A woman was in bed with her lover when she heard her husband opening the front door. "Hurry!" she said, "stand in the corner."
She quickly rubbed baby oil all over him and then she dusted him with talcum powder. "Don't move until I tell you to," she whispered. "Just pretend you're a statue."
"What's this, honey?" the husband inquired as he entered the room. "Oh, it's just a statue," she replied nonchalantly.
"The Smiths bought one for their bedroom. I liked it so much, I got one for us too."
No more was said about the statue, not even later that night when they went to sleep.
Around two in the morning the husband got out of bed, went to the kitchen and returned a while later with a sandwich and a glass of milk.
"Here," he said to the 'statue', "eat something. I stood like an idiot at the Smiths' for three days, and nobody offered me as much as a glass of water."
Now what kinda Chucklehead would put a turbo on a flathead Ford? My kinda Chucklehead!
I machined a plate once for a guy putting a turbo on a 270 Offenhauser so I’d guess anything is possible.
A guy in town turbocharged a bar stool so yes, anything is possible.
My neighbor in the campground last night was a Pima Indian, he invited me over for a beer & a shot of whikky around his campfire. I accepted, so we’re BSin’, as you do around the fire. All was well until the whikky took hold of him, and he began rambling semi-coherently. That got old fast, so I thanked him, took my leave, and jumped in my hammock.

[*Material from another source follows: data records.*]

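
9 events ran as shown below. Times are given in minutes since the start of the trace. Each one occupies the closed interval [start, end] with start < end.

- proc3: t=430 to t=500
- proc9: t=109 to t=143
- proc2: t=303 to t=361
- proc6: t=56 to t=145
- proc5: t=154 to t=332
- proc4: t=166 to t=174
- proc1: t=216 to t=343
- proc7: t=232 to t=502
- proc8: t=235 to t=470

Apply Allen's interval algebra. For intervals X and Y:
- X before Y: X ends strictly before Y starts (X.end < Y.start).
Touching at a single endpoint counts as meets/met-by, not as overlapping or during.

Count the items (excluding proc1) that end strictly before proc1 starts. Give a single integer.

Target proc1 = [t=216, t=343].
proc2 [t=303, t=361] → overlapped-by → no.
proc3 [t=430, t=500] → after → no.
proc4 [t=166, t=174] → before → counts.
proc5 [t=154, t=332] → overlaps → no.
proc6 [t=56, t=145] → before → counts.
proc7 [t=232, t=502] → overlapped-by → no.
proc8 [t=235, t=470] → overlapped-by → no.
proc9 [t=109, t=143] → before → counts.
Total: 3.

3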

At midnight he started with the no-shit, sho-nuff Indian war whoops, at full blast. Somewhat disconcerting. Turned into a hilarious WTF moment when the campers across the road answered his war whoops with their own drunken coyote yelps. I was laughing too hard to get my .02 in. Buncha damn Chuckleheads!

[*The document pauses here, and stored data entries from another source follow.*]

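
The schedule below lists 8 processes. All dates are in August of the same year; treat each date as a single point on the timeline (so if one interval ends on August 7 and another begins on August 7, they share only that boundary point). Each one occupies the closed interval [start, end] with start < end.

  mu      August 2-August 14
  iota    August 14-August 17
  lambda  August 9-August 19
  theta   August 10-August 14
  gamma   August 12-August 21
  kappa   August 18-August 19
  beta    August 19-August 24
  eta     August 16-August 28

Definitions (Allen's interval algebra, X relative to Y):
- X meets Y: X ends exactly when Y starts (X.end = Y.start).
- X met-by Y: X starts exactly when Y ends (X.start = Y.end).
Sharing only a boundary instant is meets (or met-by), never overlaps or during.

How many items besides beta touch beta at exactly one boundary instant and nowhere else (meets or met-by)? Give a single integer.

Target beta = [August 19, August 24].
eta [August 16, August 28] → contains → no.
gamma [August 12, August 21] → overlaps → no.
iota [August 14, August 17] → before → no.
kappa [August 18, August 19] → meets → counts.
lambda [August 9, August 19] → meets → counts.
mu [August 2, August 14] → before → no.
theta [August 10, August 14] → before → no.
Total: 2.

2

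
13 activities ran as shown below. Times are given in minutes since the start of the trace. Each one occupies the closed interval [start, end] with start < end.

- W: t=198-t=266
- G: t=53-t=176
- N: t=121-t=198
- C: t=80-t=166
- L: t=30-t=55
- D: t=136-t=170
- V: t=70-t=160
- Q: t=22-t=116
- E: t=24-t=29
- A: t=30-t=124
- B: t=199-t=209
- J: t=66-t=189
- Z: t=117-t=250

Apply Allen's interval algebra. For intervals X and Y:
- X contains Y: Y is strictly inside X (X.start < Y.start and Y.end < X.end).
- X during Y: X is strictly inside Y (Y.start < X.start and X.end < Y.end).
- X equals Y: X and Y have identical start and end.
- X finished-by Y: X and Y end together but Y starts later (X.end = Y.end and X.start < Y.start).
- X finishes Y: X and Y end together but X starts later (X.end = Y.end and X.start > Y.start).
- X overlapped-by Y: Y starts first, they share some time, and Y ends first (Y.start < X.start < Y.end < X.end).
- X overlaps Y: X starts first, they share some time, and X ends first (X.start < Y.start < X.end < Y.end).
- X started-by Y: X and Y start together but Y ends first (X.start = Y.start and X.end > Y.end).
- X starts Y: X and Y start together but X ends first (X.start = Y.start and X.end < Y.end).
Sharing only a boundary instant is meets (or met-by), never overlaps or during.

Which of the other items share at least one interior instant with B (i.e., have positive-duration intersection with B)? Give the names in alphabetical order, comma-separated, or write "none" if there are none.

W, Z

Target B = [t=199, t=209].
A [t=30, t=124] → before → no.
C [t=80, t=166] → before → no.
D [t=136, t=170] → before → no.
E [t=24, t=29] → before → no.
G [t=53, t=176] → before → no.
J [t=66, t=189] → before → no.
L [t=30, t=55] → before → no.
N [t=121, t=198] → before → no.
Q [t=22, t=116] → before → no.
V [t=70, t=160] → before → no.
W [t=198, t=266] → contains → yes.
Z [t=117, t=250] → contains → yes.
Result: W, Z.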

This continued just long enough for everybody in the campground to be hatin’, I have absolutely no doubt
^^^ Should'a borrowed a certain inmate's Jennay to drown out the noise.

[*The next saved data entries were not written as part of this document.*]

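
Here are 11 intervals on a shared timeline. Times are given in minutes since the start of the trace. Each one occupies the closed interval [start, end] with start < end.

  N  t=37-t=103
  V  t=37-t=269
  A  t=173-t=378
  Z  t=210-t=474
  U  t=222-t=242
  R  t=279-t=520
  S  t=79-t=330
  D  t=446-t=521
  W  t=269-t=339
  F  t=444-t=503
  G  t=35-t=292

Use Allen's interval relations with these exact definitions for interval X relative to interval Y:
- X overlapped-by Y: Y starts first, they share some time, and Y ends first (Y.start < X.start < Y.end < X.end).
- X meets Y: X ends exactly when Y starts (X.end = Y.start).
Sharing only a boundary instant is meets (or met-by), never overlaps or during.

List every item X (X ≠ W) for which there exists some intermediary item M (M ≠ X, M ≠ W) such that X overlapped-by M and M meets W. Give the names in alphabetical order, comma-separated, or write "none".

Target W = [t=269, t=339].
Intermediaries M with M meets W: V.
Via V — items with X overlapped-by V: A, S, Z.
Union: A, S, Z.

A, S, Z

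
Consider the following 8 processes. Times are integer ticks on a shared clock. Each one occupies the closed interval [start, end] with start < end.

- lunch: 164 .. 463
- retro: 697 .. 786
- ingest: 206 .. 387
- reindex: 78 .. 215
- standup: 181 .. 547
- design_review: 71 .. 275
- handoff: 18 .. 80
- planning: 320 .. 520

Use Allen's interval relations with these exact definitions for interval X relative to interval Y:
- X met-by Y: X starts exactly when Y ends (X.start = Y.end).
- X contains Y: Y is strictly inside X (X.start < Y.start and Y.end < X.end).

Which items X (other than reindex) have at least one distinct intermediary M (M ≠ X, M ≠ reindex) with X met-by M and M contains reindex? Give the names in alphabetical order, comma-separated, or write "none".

Target reindex = [78, 215].
Intermediaries M with M contains reindex: design_review.
Via design_review — items with X met-by design_review: none.
Union: none.

none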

Yeah well I would have...but he told me to keep my dickbeaters off his damn generator, see
Srsly tho, the campground was booked tholid last night, mostly tent campers but there were at least a dozen RVs, all running Jennays as there were no hookups. “Quiet time” started at 10pm, and lemme tell ya, not a single Jennay was heard after that, I was impressed with the adherence to posted rules! All the better for the whole campground to enjoy the midnight war whoops and coyote yelps
Last night’s campsite, I was hanging from a couple Ponderosa pines. I love the way those trees smell, almost like butterscotch
Saw a rider roll into Newcomb’s Ranch this AM aboard a 2020 Zero, very cool bike but only a rich Chucklehead would drop $24K on something like this:
This Chucklehead was hooning it up like a champ on Angeles Crest, ya think I’m lyin? Look at the bike. You know I ain’t lyin!
the DRZ400E is Suzuki.. but the KLX400 has a R version.. is that the E just in Kawa Green?
Yes. Suzuki and Kawasaki had an oddball relationship, where they literally swapped bikes for different plastic colors for 2 years.